David Bowie reissues have been hot items for 2007. With such a push to re-engage the Bowie fan, it’s no surprise that Virgin would reach into the catalogue and re-introduce an album that has been out of print for a while. The music on Bowie’s The Buddha of Suburbia is largely uncharacteristic of Bowie compositions although certainly not out of the realm of his creativity. It’s an album that has allowed him to stretch his arms and back, producing music that swirled in his head without the stringent need to develop within a tightness of style to fit an album or some level of radio accessibility. The title track ended up being the only music used in the actual BBC series.
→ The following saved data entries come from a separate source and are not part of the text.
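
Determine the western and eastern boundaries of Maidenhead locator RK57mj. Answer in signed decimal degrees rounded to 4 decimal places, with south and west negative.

Field R=17, K=10: +17·20° lon, +10·10° lat → SW at lon 160°, lat 10°.
Square 5, 7: +5·2° lon, +7·1° lat → SW at lon 170°, lat 17°.
Subsquare m=12, j=9: +12·0.0833333° lon, +9·0.0416667° lat → SW at lon 171°, lat 17.375°.
Cell spans 0.0833333° lon × 0.0416667° lat.
west 171.0000, east 171.0833.

171.0000, 171.0833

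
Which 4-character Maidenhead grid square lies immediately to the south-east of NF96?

Longitude square 9; +1 → 10, wraps to 0, carry into field.
Longitude field N = 13; +1 → 14 = O.
Latitude square 6; −1 → 5.

OF05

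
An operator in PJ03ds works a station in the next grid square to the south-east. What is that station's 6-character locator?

PJ03er

Longitude subsquare d = 3; +1 → 4 = e.
Latitude subsquare s = 18; −1 → 17 = r.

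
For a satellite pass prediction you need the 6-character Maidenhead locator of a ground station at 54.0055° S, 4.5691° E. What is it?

JD25gx

Shift to the Maidenhead origin (180°W, 90°S): lon 184.5691, lat 35.9945.
Field: lon ⌊184.5691/20⌋ = 9 → J; lat ⌊35.9945/10⌋ = 3 → D.
Square: lon ⌊4.5691/2⌋ = 2; lat ⌊5.9945/1⌋ = 5.
Subsquare: lon ⌊0.5691/0.0833333⌋ = 6 → g; lat ⌊0.9945/0.0416667⌋ = 23 → x.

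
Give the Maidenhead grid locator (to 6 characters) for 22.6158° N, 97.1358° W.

EL12ko

Offset from 180°W / 90°S: lon 82.8642°, lat 112.6158°.
Field: 82.8642/20 → 4 → E, 112.6158/10 → 11 → L; chars EL.
Square: 2.8642/2 → 1, 2.6158/1 → 2; chars 12.
Subsquare: 0.8642/0.0833333 → 10 → k, 0.6158/0.0416667 → 14 → o; chars ko.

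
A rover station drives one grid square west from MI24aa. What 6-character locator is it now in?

MI14xa

Longitude subsquare a = 0; −1 → -1, wraps to 23 = x, carry into square.
Longitude square 2; −1 → 1.
The latitude characters are unchanged.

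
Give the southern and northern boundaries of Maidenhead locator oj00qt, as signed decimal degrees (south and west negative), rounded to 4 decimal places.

Field O=14, J=9: +14·20° lon, +9·10° lat → SW at lon 100°, lat 0°.
Square 0, 0: +0·2° lon, +0·1° lat → SW at lon 100°, lat 0°.
Subsquare q=16, t=19: +16·0.0833333° lon, +19·0.0416667° lat → SW at lon 101.333°, lat 0.791667°.
Cell spans 0.0833333° lon × 0.0416667° lat.
south 0.7917, north 0.8333.

0.7917, 0.8333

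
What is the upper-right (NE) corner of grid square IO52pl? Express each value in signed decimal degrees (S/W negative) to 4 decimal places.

Field I=8, O=14: +8·20° lon, +14·10° lat → SW at lon -20°, lat 50°.
Square 5, 2: +5·2° lon, +2·1° lat → SW at lon -10°, lat 52°.
Subsquare p=15, l=11: +15·0.0833333° lon, +11·0.0416667° lat → SW at lon -8.75°, lat 52.4583°.
Cell spans 0.0833333° lon × 0.0416667° lat. NE corner is SW corner plus one full cell.
latitude 52.5000, longitude -8.6667.

52.5000, -8.6667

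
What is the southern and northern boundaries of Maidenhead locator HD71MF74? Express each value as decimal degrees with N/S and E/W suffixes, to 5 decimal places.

58.77500° S, 58.77083° S

Field H=7, D=3: +7·20° lon, +3·10° lat → SW at lon -40°, lat -60°.
Square 7, 1: +7·2° lon, +1·1° lat → SW at lon -26°, lat -59°.
Subsquare m=12, f=5: +12·0.0833333° lon, +5·0.0416667° lat → SW at lon -25°, lat -58.7917°.
Extended square 7, 4: +7·0.00833333° lon, +4·0.00416667° lat → SW at lon -24.9417°, lat -58.775°.
Cell spans 0.00833333° lon × 0.00416667° lat.
south 58.77500° S, north 58.77083° S.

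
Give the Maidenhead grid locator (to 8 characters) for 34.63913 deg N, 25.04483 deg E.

KM24mp53

Offset from 180°W / 90°S: lon 205.04483°, lat 124.63913°.
Field (20°×10°, letters A–R): lon ⌊205.04483/20⌋ = 10 → K; lat ⌊124.63913/10⌋ = 12 → M.
Square (2°×1°, digits 0–9): lon ⌊5.04483/2⌋ = 2; lat ⌊4.63913/1⌋ = 4.
Subsquare (5′×2.5′, letters a–x): lon ⌊1.04483/0.0833333⌋ = 12 → m; lat ⌊0.63913/0.0416667⌋ = 15 → p.
Extended square (30″×15″, digits 0–9): lon ⌊0.04483/0.00833333⌋ = 5; lat ⌊0.01413/0.00416667⌋ = 3.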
The remaining songs found on this album are compositions aside from the film but within the framework of Bowie’s existing Buddha of Suburbia mindset.
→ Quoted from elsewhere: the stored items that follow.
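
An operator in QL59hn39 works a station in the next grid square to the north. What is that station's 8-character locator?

Latitude extended square 9; +1 → 10, wraps to 0, carry into subsquare.
Latitude subsquare n = 13; +1 → 14 = o.
The longitude characters are unchanged.

QL59ho30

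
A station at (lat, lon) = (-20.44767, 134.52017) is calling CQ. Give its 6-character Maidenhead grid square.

Offset from 180°W / 90°S: lon 314.5202°, lat 69.5523°.
Field: lon ⌊314.5202/20⌋ = 15 → P; lat ⌊69.5523/10⌋ = 6 → G.
Square: lon ⌊14.5202/2⌋ = 7; lat ⌊9.5523/1⌋ = 9.
Subsquare: lon ⌊0.5202/0.0833333⌋ = 6 → g; lat ⌊0.5523/0.0416667⌋ = 13 → n.

PG79gn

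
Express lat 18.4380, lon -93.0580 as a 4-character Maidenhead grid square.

Offset from 180°W / 90°S: lon 86.94°, lat 108.44°.
Field: lon ⌊86.94/20⌋ = 4 → E; lat ⌊108.44/10⌋ = 10 → K.
Square: lon ⌊6.94/2⌋ = 3; lat ⌊8.44/1⌋ = 8.

EK38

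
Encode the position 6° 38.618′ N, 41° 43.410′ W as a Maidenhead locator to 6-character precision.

GJ96dp

Shift to the Maidenhead origin (180°W, 90°S): lon 138.2765, lat 96.6436.
Field: lon ⌊138.2765/20⌋ = 6 → G; lat ⌊96.6436/10⌋ = 9 → J.
Square: lon ⌊18.2765/2⌋ = 9; lat ⌊6.6436/1⌋ = 6.
Subsquare: lon ⌊0.2765/0.0833333⌋ = 3 → d; lat ⌊0.6436/0.0416667⌋ = 15 → p.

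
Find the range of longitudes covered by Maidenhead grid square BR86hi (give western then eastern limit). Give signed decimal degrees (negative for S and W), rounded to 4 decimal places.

-143.4167, -143.3333

Field B=1, R=17: +1·20° lon, +17·10° lat → SW at lon -160°, lat 80°.
Square 8, 6: +8·2° lon, +6·1° lat → SW at lon -144°, lat 86°.
Subsquare h=7, i=8: +7·0.0833333° lon, +8·0.0416667° lat → SW at lon -143.417°, lat 86.3333°.
Cell spans 0.0833333° lon × 0.0416667° lat.
west -143.4167, east -143.3333.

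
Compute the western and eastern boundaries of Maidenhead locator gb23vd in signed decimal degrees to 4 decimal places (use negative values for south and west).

Field G=6, B=1: +6·20° lon, +1·10° lat → SW at lon -60°, lat -80°.
Square 2, 3: +2·2° lon, +3·1° lat → SW at lon -56°, lat -77°.
Subsquare v=21, d=3: +21·0.0833333° lon, +3·0.0416667° lat → SW at lon -54.25°, lat -76.875°.
Cell spans 0.0833333° lon × 0.0416667° lat.
west -54.2500, east -54.1667.

-54.2500, -54.1667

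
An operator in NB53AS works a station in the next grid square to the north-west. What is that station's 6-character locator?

Longitude subsquare a = 0; −1 → -1, wraps to 23 = x, carry into square.
Longitude square 5; −1 → 4.
Latitude subsquare s = 18; +1 → 19 = t.

NB43xt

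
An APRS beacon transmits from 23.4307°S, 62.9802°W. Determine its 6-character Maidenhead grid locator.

FG86mn

Shift to the Maidenhead origin (180°W, 90°S): lon 117.0198, lat 66.5693.
Field (20°×10°, letters A–R): 117.0198/20 → 5 → F, 66.5693/10 → 6 → G; chars FG.
Square (2°×1°, digits 0–9): 17.0198/2 → 8, 6.5693/1 → 6; chars 86.
Subsquare (5′×2.5′, letters a–x): 1.0198/0.0833333 → 12 → m, 0.5693/0.0416667 → 13 → n; chars mn.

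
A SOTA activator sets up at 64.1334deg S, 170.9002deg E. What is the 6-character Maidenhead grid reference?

Offset from 180°W / 90°S: lon 350.9002°, lat 25.8666°.
Field: 350.9002/20 → 17 → R, 25.8666/10 → 2 → C; chars RC.
Square: 10.9002/2 → 5, 5.8666/1 → 5; chars 55.
Subsquare: 0.9002/0.0833333 → 10 → k, 0.8666/0.0416667 → 20 → u; chars ku.

RC55ku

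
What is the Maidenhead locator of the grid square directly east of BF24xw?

Longitude subsquare x = 23; +1 → 24, wraps to 0 = a, carry into square.
Longitude square 2; +1 → 3.
The latitude characters are unchanged.

BF34aw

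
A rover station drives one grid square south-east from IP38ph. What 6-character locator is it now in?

Longitude subsquare p = 15; +1 → 16 = q.
Latitude subsquare h = 7; −1 → 6 = g.

IP38qg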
The songs move between styles. You have jazz (“South Horizon”), soundtrack-like ambient instrumental (“The Mysterie”), the Rave-ish electronica of “Dead Against It,” the familiar Berlin Trilogy-like (Low, Heroes, Lodger) song of “Strangers When We Meet,” which was also deservedly included on Outside, the danceable “Untitled No. 1,” and an eclectic variety of other tunes.
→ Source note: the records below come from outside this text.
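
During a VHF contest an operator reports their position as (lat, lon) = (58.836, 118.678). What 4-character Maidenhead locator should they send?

OO98

Add 180° to longitude and 90° to latitude: 298.68, 148.84.
Field (20°×10°, letters A–R): 298.68/20 → 14 → O, 148.84/10 → 14 → O; chars OO.
Square (2°×1°, digits 0–9): 18.68/2 → 9, 8.84/1 → 8; chars 98.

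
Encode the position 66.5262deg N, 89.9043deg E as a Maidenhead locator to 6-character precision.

Offset from 180°W / 90°S: lon 269.9043°, lat 156.5262°.
Field: 269.9043/20 → 13 → N, 156.5262/10 → 15 → P; chars NP.
Square: 9.9043/2 → 4, 6.5262/1 → 6; chars 46.
Subsquare: 1.9043/0.0833333 → 22 → w, 0.5262/0.0416667 → 12 → m; chars wm.

NP46wm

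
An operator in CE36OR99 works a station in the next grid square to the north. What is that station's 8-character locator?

CE36os90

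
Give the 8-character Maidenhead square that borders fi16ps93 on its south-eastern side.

FI16qs02

Longitude extended square 9; +1 → 10, wraps to 0, carry into subsquare.
Longitude subsquare p = 15; +1 → 16 = q.
Latitude extended square 3; −1 → 2.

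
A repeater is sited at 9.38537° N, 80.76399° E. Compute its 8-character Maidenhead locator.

Offset from 180°W / 90°S: lon 260.76399°, lat 99.38537°.
Field (20°×10°, letters A–R): 260.76399/20 → 13 → N, 99.38537/10 → 9 → J; chars NJ.
Square (2°×1°, digits 0–9): 0.76399/2 → 0, 9.38537/1 → 9; chars 09.
Subsquare (5′×2.5′, letters a–x): 0.76399/0.0833333 → 9 → j, 0.38537/0.0416667 → 9 → j; chars jj.
Extended square (30″×15″, digits 0–9): 0.01399/0.00833333 → 1, 0.01037/0.00416667 → 2; chars 12.

NJ09jj12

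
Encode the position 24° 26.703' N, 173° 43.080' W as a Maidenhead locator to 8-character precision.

Shift to the Maidenhead origin (180°W, 90°S): lon 6.28200, lat 114.44505.
Field (20°×10°, letters A–R): lon ⌊6.28200/20⌋ = 0 → A; lat ⌊114.44505/10⌋ = 11 → L.
Square (2°×1°, digits 0–9): lon ⌊6.28200/2⌋ = 3; lat ⌊4.44505/1⌋ = 4.
Subsquare (5′×2.5′, letters a–x): lon ⌊0.28200/0.0833333⌋ = 3 → d; lat ⌊0.44505/0.0416667⌋ = 10 → k.
Extended square (30″×15″, digits 0–9): lon ⌊0.03200/0.00833333⌋ = 3; lat ⌊0.02838/0.00416667⌋ = 6.

AL34dk36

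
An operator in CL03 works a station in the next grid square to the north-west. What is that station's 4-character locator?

BL94

Longitude square 0; −1 → -1, wraps to 9, carry into field.
Longitude field C = 2; −1 → 1 = B.
Latitude square 3; +1 → 4.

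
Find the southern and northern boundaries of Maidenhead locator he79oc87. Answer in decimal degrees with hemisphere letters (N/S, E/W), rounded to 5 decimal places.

40.88750° S, 40.88333° S

Field H=7, E=4: +7·20° lon, +4·10° lat → SW at lon -40°, lat -50°.
Square 7, 9: +7·2° lon, +9·1° lat → SW at lon -26°, lat -41°.
Subsquare o=14, c=2: +14·0.0833333° lon, +2·0.0416667° lat → SW at lon -24.8333°, lat -40.9167°.
Extended square 8, 7: +8·0.00833333° lon, +7·0.00416667° lat → SW at lon -24.7667°, lat -40.8875°.
Cell spans 0.00833333° lon × 0.00416667° lat.
south 40.88750° S, north 40.88333° S.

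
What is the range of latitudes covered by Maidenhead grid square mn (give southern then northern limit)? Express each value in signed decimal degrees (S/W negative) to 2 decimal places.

40.00, 50.00

Field M=12, N=13: +12·20° lon, +13·10° lat → SW at lon 60°, lat 40°.
Cell spans 20° lon × 10° lat.
south 40.00, north 50.00.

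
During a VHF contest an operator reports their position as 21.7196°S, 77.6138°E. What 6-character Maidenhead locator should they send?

Add 180° to longitude and 90° to latitude: 257.6138, 68.2804.
Field: 257.6138/20 → 12 → M, 68.2804/10 → 6 → G; chars MG.
Square: 17.6138/2 → 8, 8.2804/1 → 8; chars 88.
Subsquare: 1.6138/0.0833333 → 19 → t, 0.2804/0.0416667 → 6 → g; chars tg.

MG88tg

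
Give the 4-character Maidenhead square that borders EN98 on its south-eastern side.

Longitude square 9; +1 → 10, wraps to 0, carry into field.
Longitude field E = 4; +1 → 5 = F.
Latitude square 8; −1 → 7.

FN07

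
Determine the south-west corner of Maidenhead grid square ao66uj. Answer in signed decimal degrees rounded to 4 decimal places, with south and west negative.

56.3750, -166.3333

Field A=0, O=14: +0·20° lon, +14·10° lat → SW at lon -180°, lat 50°.
Square 6, 6: +6·2° lon, +6·1° lat → SW at lon -168°, lat 56°.
Subsquare u=20, j=9: +20·0.0833333° lon, +9·0.0416667° lat → SW at lon -166.333°, lat 56.375°.
latitude 56.3750, longitude -166.3333.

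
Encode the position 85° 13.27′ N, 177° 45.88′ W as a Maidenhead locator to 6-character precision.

AR15cf

Offset from 180°W / 90°S: lon 2.2353°, lat 175.2212°.
Field (20°×10°, letters A–R): 2.2353/20 → 0 → A, 175.2212/10 → 17 → R; chars AR.
Square (2°×1°, digits 0–9): 2.2353/2 → 1, 5.2212/1 → 5; chars 15.
Subsquare (5′×2.5′, letters a–x): 0.2353/0.0833333 → 2 → c, 0.2212/0.0416667 → 5 → f; chars cf.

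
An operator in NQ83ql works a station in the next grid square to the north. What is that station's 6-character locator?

NQ83qm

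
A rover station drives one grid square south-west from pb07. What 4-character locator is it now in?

OB96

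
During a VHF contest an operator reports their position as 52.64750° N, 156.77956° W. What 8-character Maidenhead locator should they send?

Offset from 180°W / 90°S: lon 23.22044°, lat 142.64750°.
Field (20°×10°, letters A–R): lon ⌊23.22044/20⌋ = 1 → B; lat ⌊142.64750/10⌋ = 14 → O.
Square (2°×1°, digits 0–9): lon ⌊3.22044/2⌋ = 1; lat ⌊2.64750/1⌋ = 2.
Subsquare (5′×2.5′, letters a–x): lon ⌊1.22044/0.0833333⌋ = 14 → o; lat ⌊0.64750/0.0416667⌋ = 15 → p.
Extended square (30″×15″, digits 0–9): lon ⌊0.05377/0.00833333⌋ = 6; lat ⌊0.02250/0.00416667⌋ = 5.

BO12op65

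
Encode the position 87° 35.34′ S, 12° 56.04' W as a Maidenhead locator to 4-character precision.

IA32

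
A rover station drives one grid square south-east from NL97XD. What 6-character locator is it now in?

OL07ac

Longitude subsquare x = 23; +1 → 24, wraps to 0 = a, carry into square.
Longitude square 9; +1 → 10, wraps to 0, carry into field.
Longitude field N = 13; +1 → 14 = O.
Latitude subsquare d = 3; −1 → 2 = c.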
Although accessible, David Bowie has long been unconventional in his many musical forays. But that is what has endeared him to his legions of fans. However, The Buddha of Suburbia (1993) was off the radar to all but this most loyal of fandom. As such, it is nice to see Virgin bring it back as a reissue. Hopefully, this excellent work will creep out into the hands of his fans that are not fully aware of its existence. The Buddha of Suburbia is a superb album where marketing went all wrong. It is now re-released and it’s up to you to check out what you’ve likely missed.